Civic Participation and Employment
• Municipalities offer programs and services to encourage adult learning, computer skills, and civic engagement. Lexington offers Citizen’s Academy, a 10-week course that introduces residents to municipal government.
• Municipalities provide engagement opportunities for older adults in town planning and political processes, and through volunteer and employment opportunities. Lincoln and Acton have volunteer positions for older adults in municipal offices.
• Municipalities encourage civic participation via approaches that deliberately include older adults. Carlisle and Concord set aside parking for older adults at town meeting to provide greater access and encourage participation.
• There is interest in identifying and streamlining information about municipal and other volunteer opportunities for older adults; increasing such volunteer opportunities; coordinating with transit services so that older adults can have greater access to municipal meetings and events.
Communication and Information
• Municipalities use a variety of communication media and approaches to reach older adults. These include in-person outreach, phone calls and texting, social media, print newsletters, and other methods. Littleton offers Tiger Tech, a program that supports older adults in trouble-shooting and using their computers, smart phones, and other devices. Technical support is provided for free by Littleton high school students.

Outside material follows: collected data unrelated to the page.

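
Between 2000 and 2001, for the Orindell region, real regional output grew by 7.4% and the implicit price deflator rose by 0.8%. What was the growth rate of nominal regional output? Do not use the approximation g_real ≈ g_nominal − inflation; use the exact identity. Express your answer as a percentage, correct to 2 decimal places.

(1 + g_nom) = (1 + g_real)(1 + π) = 1.0740 × 1.0080 = 1.08259.

8.26%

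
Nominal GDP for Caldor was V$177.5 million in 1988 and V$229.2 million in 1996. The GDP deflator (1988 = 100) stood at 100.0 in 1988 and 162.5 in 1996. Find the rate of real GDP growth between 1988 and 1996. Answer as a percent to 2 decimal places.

Deflate each year: 1988 → 177.5/1.000 = 177.50; 1996 → 229.2/1.625 = 141.05.
So real GDP changed by 141.05/177.50 − 1 = -0.2054, i.e. -20.54%.

-20.54%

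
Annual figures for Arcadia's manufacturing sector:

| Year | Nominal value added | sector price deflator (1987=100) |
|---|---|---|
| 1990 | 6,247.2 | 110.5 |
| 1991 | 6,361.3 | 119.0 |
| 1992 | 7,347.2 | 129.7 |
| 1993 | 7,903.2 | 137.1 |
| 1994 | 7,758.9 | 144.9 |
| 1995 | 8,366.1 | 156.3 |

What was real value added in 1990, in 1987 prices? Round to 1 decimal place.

5,653.6

Real value added 1990 = 6247.2 / 1.105 = 5653.57.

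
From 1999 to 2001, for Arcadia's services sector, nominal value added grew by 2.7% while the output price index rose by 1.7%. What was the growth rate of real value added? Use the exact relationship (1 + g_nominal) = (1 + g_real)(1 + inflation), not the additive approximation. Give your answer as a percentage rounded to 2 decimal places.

(1 + g_nom) = (1 + g_real)(1 + π), so g_real = 1.0270 / 1.0170 − 1 = 0.00983.

0.98%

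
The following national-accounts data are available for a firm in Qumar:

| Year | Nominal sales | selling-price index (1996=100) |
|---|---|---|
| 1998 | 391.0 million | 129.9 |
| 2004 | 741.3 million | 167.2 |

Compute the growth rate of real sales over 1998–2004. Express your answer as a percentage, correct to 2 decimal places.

47.30%

Real sales 1998 = 391.0 / 1.299 = 301.00.
Real sales 2004 = 741.3 / 1.672 = 443.36.
Real growth = 443.36 / 301.00 − 1 = 0.4730.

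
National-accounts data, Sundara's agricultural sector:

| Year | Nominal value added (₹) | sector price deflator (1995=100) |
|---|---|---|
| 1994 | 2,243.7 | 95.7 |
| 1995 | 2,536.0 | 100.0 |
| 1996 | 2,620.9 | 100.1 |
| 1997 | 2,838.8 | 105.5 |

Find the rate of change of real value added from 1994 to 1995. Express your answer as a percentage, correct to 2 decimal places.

8.17%

Real value added 1994 = 2243.7/0.957 = 2344.51.
Real value added 1995 = 2536.0/1.000 = 2536.00.
Change = 2536.00/2344.51 − 1 = 0.0817.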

• In addition to the current practices of disseminating information via a variety of avenues and media, there is interest in ensuring information distributed is appropriately multi-lingual and that services accommodate hearing or visual impairments.

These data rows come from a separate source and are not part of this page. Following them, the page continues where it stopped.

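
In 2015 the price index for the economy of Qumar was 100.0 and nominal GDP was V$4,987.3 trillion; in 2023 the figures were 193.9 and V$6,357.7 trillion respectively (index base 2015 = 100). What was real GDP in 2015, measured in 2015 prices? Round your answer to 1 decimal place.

V$4,987.3 trillion

Real GDP = Nominal / (price index/100) = 4987.3 / 1.000 = 4987.30.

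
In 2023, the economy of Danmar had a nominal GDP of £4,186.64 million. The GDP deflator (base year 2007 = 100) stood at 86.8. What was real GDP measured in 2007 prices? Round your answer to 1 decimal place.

Real GDP = Nominal / (GDP deflator/100) = 4186.64 / 0.868 = 4823.32.

£4,823.3 million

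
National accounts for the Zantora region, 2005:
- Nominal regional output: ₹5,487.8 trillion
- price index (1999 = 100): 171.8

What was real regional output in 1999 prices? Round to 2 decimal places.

₹3,194.30 trillion

Real regional output = Nominal / (price index/100) = 5487.8 / 1.718 = 3194.30.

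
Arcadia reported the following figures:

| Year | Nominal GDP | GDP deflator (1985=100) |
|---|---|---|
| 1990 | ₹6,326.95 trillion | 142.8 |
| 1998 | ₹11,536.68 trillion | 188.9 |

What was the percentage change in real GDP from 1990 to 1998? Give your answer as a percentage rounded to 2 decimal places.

Real GDP 1990 = 6326.95 / 1.428 = 4430.64.
Real GDP 1998 = 11536.68 / 1.889 = 6107.29.
Real growth = 6107.29 / 4430.64 − 1 = 0.3784.

37.84%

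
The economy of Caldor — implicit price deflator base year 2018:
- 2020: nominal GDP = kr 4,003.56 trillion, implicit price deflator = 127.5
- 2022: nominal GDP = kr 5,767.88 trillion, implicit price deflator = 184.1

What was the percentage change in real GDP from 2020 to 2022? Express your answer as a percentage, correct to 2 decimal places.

-0.22%

Deflate each year: 2020 → 4003.56/1.275 = 3140.05; 2022 → 5767.88/1.841 = 3133.01.
So real GDP changed by 3133.01/3140.05 − 1 = -0.0022, i.e. -0.22%.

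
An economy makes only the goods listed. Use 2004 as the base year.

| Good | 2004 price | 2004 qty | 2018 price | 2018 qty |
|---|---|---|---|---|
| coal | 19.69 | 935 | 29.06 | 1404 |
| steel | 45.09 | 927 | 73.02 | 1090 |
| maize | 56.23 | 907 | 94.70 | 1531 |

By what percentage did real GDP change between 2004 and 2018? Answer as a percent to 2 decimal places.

Real GDP 2004 = Nominal GDP 2004 = 19.69·935 + 45.09·927 + 56.23·907 = 111209.19.
Real GDP 2018 (at 2004 prices) = 19.69·1404 + 45.09·1090 + 56.23·1531 = 162880.99.
Real growth = 162880.99/111209.19 − 1 = 0.4646.

46.46%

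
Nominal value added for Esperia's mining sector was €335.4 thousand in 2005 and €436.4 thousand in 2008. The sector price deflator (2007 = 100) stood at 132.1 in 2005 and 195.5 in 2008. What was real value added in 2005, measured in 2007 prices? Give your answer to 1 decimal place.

€253.9 thousand

Real value added = Nominal / (sector price deflator/100) = 335.4 / 1.321 = 253.90.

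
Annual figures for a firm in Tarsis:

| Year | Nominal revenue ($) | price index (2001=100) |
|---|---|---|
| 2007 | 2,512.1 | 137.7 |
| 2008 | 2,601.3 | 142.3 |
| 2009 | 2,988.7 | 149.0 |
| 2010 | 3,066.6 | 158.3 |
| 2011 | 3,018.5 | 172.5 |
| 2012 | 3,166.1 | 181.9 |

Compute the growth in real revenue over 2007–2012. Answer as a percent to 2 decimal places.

Real revenue 2007 = 2512.1/1.377 = 1824.33.
Real revenue 2012 = 3166.1/1.819 = 1740.57.
Change = 1740.57/1824.33 − 1 = -0.0459.

-4.59%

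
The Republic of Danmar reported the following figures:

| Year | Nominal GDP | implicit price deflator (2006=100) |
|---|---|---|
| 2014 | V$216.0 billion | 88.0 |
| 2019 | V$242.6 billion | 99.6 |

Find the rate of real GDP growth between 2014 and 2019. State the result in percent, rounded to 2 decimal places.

Deflate each year: 2014 → 216.0/0.880 = 245.45; 2019 → 242.6/0.996 = 243.57.
So real GDP changed by 243.57/245.45 − 1 = -0.0077, i.e. -0.77%.

-0.77%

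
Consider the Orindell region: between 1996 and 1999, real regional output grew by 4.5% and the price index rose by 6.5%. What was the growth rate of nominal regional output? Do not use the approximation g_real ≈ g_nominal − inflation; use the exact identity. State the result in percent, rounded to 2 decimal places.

(1 + g_nom) = (1 + g_real)(1 + π) = 1.0450 × 1.0650 = 1.11293.

11.29%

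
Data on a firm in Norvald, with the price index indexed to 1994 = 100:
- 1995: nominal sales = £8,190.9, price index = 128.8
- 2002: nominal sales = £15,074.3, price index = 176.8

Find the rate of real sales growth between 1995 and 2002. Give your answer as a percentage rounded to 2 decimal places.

34.07%

Real sales 1995 = 8190.9 / 1.288 = 6359.39.
Real sales 2002 = 15074.3 / 1.768 = 8526.19.
Real growth = 8526.19 / 6359.39 − 1 = 0.3407.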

Community and Health Services
• Municipalities’ Councils on Aging and Elder Care Services provide preventative health care and wellness services and programs, including those such as Tai Chi, blood pressure checks, falls prevention programming, and cooking demonstrations.
• There is interest in increasing the capacity of health services related to hoarding, mental health, podiatry, and addiction. There is also interest in increasing the capacity of health professionals in understanding geriatric needs and providing services.
Respect and Social Inclusion
• Efforts by municipalities in the region increase their capacity to responsibly and respectfully address the needs of older adults, and particularly those with memory issues. Among others, Concord and Littleton have provided dementia-friendly sensitivity training to first responders and the community. Acton is engaging restaurants in “Purple Table” training that provides diners with quieter and more predictable dining environments.
• There is interest in additional considerations for promoting respect and social inclusion of older adults, including programming that is LGBT friendly and avoiding marketing programming as ‘senior’ programming, and instead use language that describes the activity event. There is also interest in advertising to older adults about programs like “Purple Table” to increase awareness about them.
• Councils on Aging are active in the region in providing a range of opportunities for activities for older adults to socialize with peers and within the community.
• The region values and provides programming and events that promote educational, cultural and other opportunities including memory cafés, cable television exercise classes, low-cost lunch programs, transportation services to facilitate participation.